Les réponses divergent et ouvrent un espace de débat entre les différents articles, tous néanmoins focalisés sur un point particulier : le legs d’une question de Husserl à Patočka, le rapport entre Fink et Patočka, l’apparaître, la naissance, le mouvement, la liberté, et la donation. Au lecteur de tracer à présent son propre chemin dans l’espace ouvert par ces différentes voix.
-- Émilie Tardivel
PATOCKA ET LA QUESTION DU MONDE
La question du monde s’impose aujourd’hui comme une question phénoménologique majeure. Mais elle ne s’en impose pas moins à partir des acquis de la phénoménologie : c’est d’abord avec Husserl que la question du monde quitte l’horizon de l’objectivation, au sens où l’intentionnalité (puis l’In-der-Welt-Sein de Heidegger) projette la conscience dans le monde sans l’écran de la représentation. La phénoménologie revient ainsi au « monde même », pour le laisser apparaître non plus selon la figure métaphysique de l’objet, mais selon la figure de l’horizon (Husserl, Heidegger), de la chair (Merleau-Ponty), ou encore du mouvement, voire de l’événement (Patočka).
L’actualité de cette question s’explique notamment par les recherches de plus en plus nombreuses et précises autour d’un phénoménologue qui en a fait la question centrale de son œuvre (avec celle, corrélative et peut-être même première, de la liberté) : Patočka.

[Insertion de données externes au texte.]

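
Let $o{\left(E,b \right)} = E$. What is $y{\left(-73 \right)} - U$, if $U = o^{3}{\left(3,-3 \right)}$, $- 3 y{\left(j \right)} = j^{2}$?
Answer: $- \frac{5410}{3} \approx -1803.3$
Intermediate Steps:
$y{\left(j \right)} = - \frac{j^{2}}{3}$
$U = 27$ ($U = 3^{3} = 27$)
$y{\left(-73 \right)} - U = - \frac{\left(-73\right)^{2}}{3} - 27 = \left(- \frac{1}{3}\right) 5329 - 27 = - \frac{5329}{3} - 27 = - \frac{5410}{3}$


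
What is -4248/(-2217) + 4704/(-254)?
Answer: -1558296/93853 ≈ -16.604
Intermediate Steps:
-4248/(-2217) + 4704/(-254) = -4248*(-1/2217) + 4704*(-1/254) = 1416/739 - 2352/127 = -1558296/93853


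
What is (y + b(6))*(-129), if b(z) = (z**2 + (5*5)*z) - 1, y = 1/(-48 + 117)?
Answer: -548938/23 ≈ -23867.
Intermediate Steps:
y = 1/69 ≈ 0.014493
b(z) = -1 + z**2 + 25*z (b(z) = (z**2 + 25*z) - 1 = -1 + z**2 + 25*z)
(y + b(6))*(-129) = (1/69 + (-1 + 6**2 + 25*6))*(-129) = (1/69 + (-1 + 36 + 150))*(-129) = (1/69 + 185)*(-129) = (12766/69)*(-129) = -548938/23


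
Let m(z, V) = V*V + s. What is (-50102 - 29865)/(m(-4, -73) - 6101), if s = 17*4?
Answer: 79967/704 ≈ 113.59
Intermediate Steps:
s = 68
m(z, V) = 68 + V² (m(z, V) = V*V + 68 = V² + 68 = 68 + V²)
(-50102 - 29865)/(m(-4, -73) - 6101) = (-50102 - 29865)/((68 + (-73)²) - 6101) = -79967/((68 + 5329) - 6101) = -79967/(5397 - 6101) = -79967/(-704) = -79967*(-1/704) = 79967/704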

Toutes ses analyses apparaissent comme des avancées décisives – voire, pour le moment, indépassables – parce qu’à travers les possibilités interprétatives qu’elles déploient, elles parviennent à nouer le dialogue entre des orientations différentes, donc à faire bouger les lignes : d’un côté, une orientation plutôt husserlienne qui insiste sur le mouvement, de l’autre, une orientation plutôt heideggérienne qui privilégie l’événement.

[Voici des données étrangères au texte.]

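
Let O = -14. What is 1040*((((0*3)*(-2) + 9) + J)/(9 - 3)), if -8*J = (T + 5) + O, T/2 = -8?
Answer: 6305/3 ≈ 2101.7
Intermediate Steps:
T = -16 (T = 2*(-8) = -16)
J = 25/8 (J = -((-16 + 5) - 14)/8 = -(-11 - 14)/8 = -⅛*(-25) = 25/8 ≈ 3.1250)
1040*((((0*3)*(-2) + 9) + J)/(9 - 3)) = 1040*((((0*3)*(-2) + 9) + 25/8)/(9 - 3)) = 1040*(((0*(-2) + 9) + 25/8)/6) = 1040*(((0 + 9) + 25/8)*(⅙)) = 1040*((9 + 25/8)*(⅙)) = 1040*((97/8)*(⅙)) = 1040*(97/48) = 6305/3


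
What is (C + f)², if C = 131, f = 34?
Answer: 27225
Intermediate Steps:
(C + f)² = (131 + 34)² = 165² = 27225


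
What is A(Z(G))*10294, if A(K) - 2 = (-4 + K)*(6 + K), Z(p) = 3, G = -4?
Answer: -72058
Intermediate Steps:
A(K) = 2 + (-4 + K)*(6 + K)
A(Z(G))*10294 = (-22 + 3² + 2*3)*10294 = (-22 + 9 + 6)*10294 = -7*10294 = -72058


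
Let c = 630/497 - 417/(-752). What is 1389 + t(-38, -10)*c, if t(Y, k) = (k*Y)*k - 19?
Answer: -297377565/53392 ≈ -5569.7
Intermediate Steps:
c = 97287/53392 (c = 630*(1/497) - 417*(-1/752) = 90/71 + 417/752 = 97287/53392 ≈ 1.8221)
t(Y, k) = -19 + Y*k² (t(Y, k) = (Y*k)*k - 19 = Y*k² - 19 = -19 + Y*k²)
1389 + t(-38, -10)*c = 1389 + (-19 - 38*(-10)²)*(97287/53392) = 1389 + (-19 - 38*100)*(97287/53392) = 1389 + (-19 - 3800)*(97287/53392) = 1389 - 3819*97287/53392 = 1389 - 371539053/53392 = -297377565/53392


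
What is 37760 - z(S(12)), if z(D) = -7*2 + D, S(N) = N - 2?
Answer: 37764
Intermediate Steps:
S(N) = -2 + N
z(D) = -14 + D
37760 - z(S(12)) = 37760 - (-14 + (-2 + 12)) = 37760 - (-14 + 10) = 37760 - 1*(-4) = 37760 + 4 = 37764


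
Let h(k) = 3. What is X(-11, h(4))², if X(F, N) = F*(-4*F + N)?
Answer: 267289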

Ce numéro consacré à Patočka et la question du monde vise donc un double objectif : dégager les grandes lignes d’interprétation de la pensée de Patočka sur la question du monde, et ménager la voie à des pensées renouvelées du monde comme de l’ego. Le monde n’est pas originairement la totalité des objets que constitue la conscience, mais la totalité des possibles qui précède et rend possible toute constitution, y compris la constitution de l’ego en tant que conscience. Dans ce renversement, l’ego perd son statut d’ego transcendantal, si bien que la question du monde pose finalement la question de l’ego : comment concevoir un ego dont on reconnaît la dépendance originaire à l’égard du monde ?

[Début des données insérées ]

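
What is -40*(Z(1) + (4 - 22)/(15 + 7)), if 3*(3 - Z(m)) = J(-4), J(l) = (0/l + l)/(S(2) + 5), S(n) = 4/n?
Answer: -21920/231 ≈ -94.892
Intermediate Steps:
J(l) = l/7 (J(l) = (0/l + l)/(4/2 + 5) = (0 + l)/(4*(1/2) + 5) = l/(2 + 5) = l/7)
Z(m) = 67/21 (Z(m) = 3 - (-4)/21 = 3 - 1/3*(-4/7) = 3 + 4/21 = 67/21)
-40*(Z(1) + (4 - 22)/(15 + 7)) = -40*(67/21 + (4 - 22)/(15 + 7)) = -40*(67/21 - 18/22) = -40*(67/21 - 18*1/22) = -40*(67/21 - 9/11) = -40*548/231 = -21920/231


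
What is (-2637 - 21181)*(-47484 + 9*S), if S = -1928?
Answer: 1544263848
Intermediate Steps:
(-2637 - 21181)*(-47484 + 9*S) = (-2637 - 21181)*(-47484 + 9*(-1928)) = -23818*(-47484 - 17352) = -23818*(-64836) = 1544263848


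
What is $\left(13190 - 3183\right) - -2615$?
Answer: $12622$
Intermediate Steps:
$\left(13190 - 3183\right) - -2615 = 10007 + 2615 = 12622$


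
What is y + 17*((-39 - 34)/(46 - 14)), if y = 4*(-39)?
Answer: -6233/32 ≈ -194.78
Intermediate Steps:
y = -156
y + 17*((-39 - 34)/(46 - 14)) = -156 + 17*((-39 - 34)/(46 - 14)) = -156 + 17*(-73/32) = -156 - 1241/32 = -6233/32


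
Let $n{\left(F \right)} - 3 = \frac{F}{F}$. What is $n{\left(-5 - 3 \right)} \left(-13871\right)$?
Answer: $-55484$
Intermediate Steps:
$n{\left(F \right)} = 4$ ($n{\left(F \right)} = 3 + \frac{F}{F} = 3 + 1 = 4$)
$n{\left(-5 - 3 \right)} \left(-13871\right) = 4 \left(-13871\right) = -55484$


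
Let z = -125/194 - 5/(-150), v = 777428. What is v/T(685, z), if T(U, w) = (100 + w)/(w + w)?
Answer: -1382266984/144611 ≈ -9558.5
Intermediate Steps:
z = -889/1455 (z = -125*1/194 - 5*(-1/150) = -125/194 + 1/30 = -889/1455 ≈ -0.61100)
T(U, w) = (100 + w)/(2*w) (T(U, w) = (100 + w)/((2*w)) = (100 + w)*(1/(2*w)) = (100 + w)/(2*w))
v/T(685, z) = 777428/(((100 - 889/1455)/(2*(-889/1455)))) = 777428/(((½)*(-1455/889)*(144611/1455))) = 777428/(-144611/1778) = 777428*(-1778/144611) = -1382266984/144611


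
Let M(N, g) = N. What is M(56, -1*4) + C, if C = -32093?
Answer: -32037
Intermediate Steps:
M(56, -1*4) + C = 56 - 32093 = -32037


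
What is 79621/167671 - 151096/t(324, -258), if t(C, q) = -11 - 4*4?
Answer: 25336567183/4527117 ≈ 5596.6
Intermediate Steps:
t(C, q) = -27 (t(C, q) = -11 - 16 = -27)
79621/167671 - 151096/t(324, -258) = 79621/167671 - 151096/(-27) = 79621*(1/167671) - 151096*(-1/27) = 79621/167671 + 151096/27 = 25336567183/4527117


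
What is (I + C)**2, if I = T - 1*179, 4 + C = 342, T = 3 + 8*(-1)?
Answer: 23716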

À travers la question du monde chez Patočka, l’ensemble des textes de ce numéro ont ainsi pour enjeu de frayer de nouveaux chemins dans la longue élaboration de ce que Husserl considérait comme la tâche propre de la phénoménologie : l’a priori universel de corrélation. Tous s’accordent pour affirmer, à la suite de Patočka, qu’il réside dans l’essence dynamique du monde et de l’ego, c’est-à-dire dans la structure dynamique de la corrélation. Mais encore reste-t-il à en spécifier la nature : s’agit-il d’une structure d’appel et de réponse entre deux termes irréductibles (orientation événementiale), ou simplement d’une structure du monde (orientation cosmologique) ?
Les réponses divergent et ouvrent un espace de débat entre les différents articles, tous néanmoins focalisés sur un point particulier : le legs d’une question de Husserl à Patočka, le rapport entre Fink et Patočka, l’apparaître, la naissance, le mouvement, la liberté, et la donation. Au lecteur de tracer à présent son propre chemin dans l’espace ouvert par ces différentes voix.